You know, Tuesday of last week, we were in Bible conference together. And during Bible conference, something happened on the other side of the world, in the air. Co-pilot Andreas Lupitz made the fatal decision to lock out the pilot and to take the plane, German wings Airbus A320, right into the French Alps, taking the lives of over 150 souls. The international community wondered, what happened? Is this an act of terrorism? What's going on in Andreas' mind?
What would cause him to think this way and do this deed? Well, they were on a search for that black box, so that they could get some sort of an indication of what was going on, and they did find it. And yet, to their dismay, it didn't help them out very much, because all they heard would be the normal banter that would go on between a pilot and a co-pilot as they take off. And then the pilot made some comment about, I'm going to go and I'll be back in just a minute. And then you hear the locking of the door, and then silence with his eight-minute descent right into the Alps. We didn't hear anything. Well, actually, you did hear some things. You heard the pilot banging on the door, identifying himself, saying, let me in, what are you doing?
You heard the cries of 148 others screaming, what's going on? But nothing indicated that there was anything wrong with Andreas. He had this steady breathing going on. I bring that up to you because I wonder what was going on in his mind.
And I know, as you've read reports, there's this idea that perhaps he was struggling with depression and had these other things going on. But I want to look at a psalm that will serve as our black box, as it were, into the mind of Christ. Now, recordings in planes only tell us what we hear audibly, but this psalm will help us understand what's going on in the mind of Christ.
And this is, I hope, going to be an exciting journey for you as it has been for me. Now, you might say, why do we need to know what's going on in the mind of Christ? Jesus Christ himself told us seven statements on the cross.
And you are right. If you remember, this Tuesday, Dr. Pettit challenged us to slow down and carve out some time to think about the passion and to think about Christ's crucifixion and his resurrection. And if you did that, you noted seven statements made by Christ throughout the gospels. His first statement was, Father, forgive them, for they know not what they do. His second statement, he turns to the criminal on the cross, and he says, today you will be with me in paradise. His third statement, he looks down at John. John, behold your mother.
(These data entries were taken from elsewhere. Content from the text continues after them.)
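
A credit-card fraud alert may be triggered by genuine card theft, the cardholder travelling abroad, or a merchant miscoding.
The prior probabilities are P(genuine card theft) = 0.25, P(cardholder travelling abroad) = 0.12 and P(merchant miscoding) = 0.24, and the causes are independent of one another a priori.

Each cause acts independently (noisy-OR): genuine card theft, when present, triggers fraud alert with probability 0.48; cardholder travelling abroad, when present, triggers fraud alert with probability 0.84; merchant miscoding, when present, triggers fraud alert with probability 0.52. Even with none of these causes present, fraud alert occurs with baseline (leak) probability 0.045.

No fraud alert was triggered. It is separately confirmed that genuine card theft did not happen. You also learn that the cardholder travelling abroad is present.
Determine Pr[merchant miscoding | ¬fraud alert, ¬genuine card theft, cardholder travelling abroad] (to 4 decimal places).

Pr[merchant miscoding | ¬fraud alert, ¬genuine card theft, cardholder travelling abroad] ≈ 0.1316

Under noisy-OR, P(fraud alert | causes) = 1 − (1−0.045)·∏(1−qᵢ) over the active causes.
P(¬fraud alert | ¬genuine card theft, cardholder travelling abroad) = 0.1528·0.76 + 0.073344·0.24 = 0.116128 + 0.017603 = 0.133731
Of this, 0.017603 comes from 0.073344·0.24 (the merchant miscoding=true cases).
So P(merchant miscoding | ¬fraud alert, ¬genuine card theft, cardholder travelling abroad) = 0.017603/0.133731 ≈ 0.1316.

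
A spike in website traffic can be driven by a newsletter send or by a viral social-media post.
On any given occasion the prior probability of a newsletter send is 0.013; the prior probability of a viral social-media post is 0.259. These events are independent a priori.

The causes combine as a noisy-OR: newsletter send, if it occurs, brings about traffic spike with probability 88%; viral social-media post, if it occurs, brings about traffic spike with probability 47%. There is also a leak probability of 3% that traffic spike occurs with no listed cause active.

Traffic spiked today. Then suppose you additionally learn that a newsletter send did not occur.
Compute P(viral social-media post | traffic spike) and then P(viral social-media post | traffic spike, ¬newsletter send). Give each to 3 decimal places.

P(viral social-media post | traffic spike) ≈ 0.807; P(viral social-media post | traffic spike, ¬newsletter send) ≈ 0.850

Under noisy-OR, P(traffic spike | causes) = 1 − (1−0.03)·∏(1−qᵢ) over the active causes.
Weight on viral social-media post=true, given the evidence: 0.124212 + 0.003159 = 0.127371
Denominator P(traffic spike): 0.03·0.987·0.741 + 0.4859·0.987·0.259 + 0.8836·0.013·0.741 + 0.938308·0.013·0.259 = 0.157824
Posterior = 0.127371 / 0.157824 ≈ 0.807

Now also conditioning on newsletter send≠true:
P(traffic spike | ¬newsletter send) = 0.03*0.741 + 0.4859*0.259 = 0.022230 + 0.125848 = 0.148078
Of this, 0.125848 comes from 0.4859*0.259 (the viral social-media post=true cases).
So P(viral social-media post | traffic spike, ¬newsletter send) = 0.125848/0.148078 ≈ 0.850.
Ruling out newsletter send raises the posterior on viral social-media post — the flip side of explaining away.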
Mother, behold your son, thinking of others. And then we're introduced to the statement, my God, my God, why have you forsaken me? And then he cries out, I thirst. And then he says, it is finished. And finally, he says, into thy hands I commit my spirit.
So we know that, so why do I need to go and try to figure out what's going on in his mind? I think it's the only real explanation for the content that we find in front of us in Psalm chapter 22. Unless you think I'm taking too many liberties, I want to challenge you with this thought as you're gazing your eyes down to Psalm 22. Acts 2 29 through 31, Peter makes this statement. He says, men and brethren, let me freely speak unto you of the patriarch David, that he is both dead and buried, and his sepulchre is with us unto this day. Therefore, being a prophet and knowing that God had sworn with an oath to him, did you get that, being a prophet, David? That of the fruit of his loins, according to the flesh, he would raise up Christ to sit on his throne. He, seeing this before, spake of the resurrection of Christ, that his soul was not left in hell, neither his flesh did see corruption. Quoting from Psalm 16 11. And I'm going to suggest to you that what we find here in Psalm 22 is a window into the mind of Christ. It's showing us the power of the resurrection.
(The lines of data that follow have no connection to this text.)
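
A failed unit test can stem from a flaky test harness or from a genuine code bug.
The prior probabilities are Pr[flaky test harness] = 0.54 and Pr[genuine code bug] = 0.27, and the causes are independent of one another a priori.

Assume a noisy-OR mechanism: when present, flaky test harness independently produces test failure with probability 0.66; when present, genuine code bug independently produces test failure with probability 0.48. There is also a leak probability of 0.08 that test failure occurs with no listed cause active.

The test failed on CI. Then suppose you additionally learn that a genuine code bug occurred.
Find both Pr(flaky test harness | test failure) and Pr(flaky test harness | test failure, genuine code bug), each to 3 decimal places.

Under noisy-OR, P(test failure | causes) = 1 − (1−0.08)·∏(1−qᵢ) over the active causes.
Numerator (weight on configurations with flaky test harness): 0.270894 + 0.122085 = 0.392979
Normalizer over all consistent configurations: 0.08×0.46×0.73 + 0.5216×0.46×0.27 + 0.6872×0.54×0.73 + 0.837344×0.54×0.27 = 0.484626
Posterior = 0.392979 / 0.484626 ≈ 0.811

Now also conditioning on genuine code bug=true:
Enumerate both values of flaky test harness and weight by the priors:
  P(test failure | genuine code bug) = 0.5216*0.46 + 0.837344*0.54
        = 0.239936 + 0.452166 = 0.692102
The terms with flaky test harness present sum to 0.452166, so
  P(flaky test harness | test failure, genuine code bug) = 0.452166 / 0.692102 ≈ 0.653

Pr(flaky test harness | test failure) ≈ 0.811; Pr(flaky test harness | test failure, genuine code bug) ≈ 0.653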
First thing we need to note is the subtitle. It says a Psalm of David. So the author here is David, and it's coming in a book that includes Israel's hymnal or journal, 150 songs. You can divide those songs into five different books.
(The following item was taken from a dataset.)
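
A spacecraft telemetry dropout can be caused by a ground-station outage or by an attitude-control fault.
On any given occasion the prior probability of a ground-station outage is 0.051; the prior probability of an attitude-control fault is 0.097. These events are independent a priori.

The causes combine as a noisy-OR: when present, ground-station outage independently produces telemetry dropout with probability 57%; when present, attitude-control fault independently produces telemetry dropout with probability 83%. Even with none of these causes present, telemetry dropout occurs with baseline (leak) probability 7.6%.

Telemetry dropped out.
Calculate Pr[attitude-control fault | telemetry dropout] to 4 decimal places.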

They neatly go alongside of the Pentateuch. Where this first book, book 1 through 41, is dealing with man. And we learn within that book, there are songs that go together. Like, I would argue with you that Psalm 1 and 2 go together as an introduction, and find also here, Psalm 22, 23, and 24 going together, all talking about Jesus Christ as our shepherd. And you see this in Psalm 22, the good shepherd dying for the sheep, 23 you're familiar with, the great shepherd caring for the sheep, and 24, the chief shepherd coming for his sheep.
The king is coming. And as we look at this Psalm, we're introduced to a passage that doesn't quite make sense if we know the life of David, because nothing in this Psalm can be matched to an event that took place in his life. I'm talking about the time when he was a shepherd boy and he would write songs, or the time when he was running from King Saul, or the time when he was running from his son Absalom. The content in here, in this Psalm, it just doesn't match.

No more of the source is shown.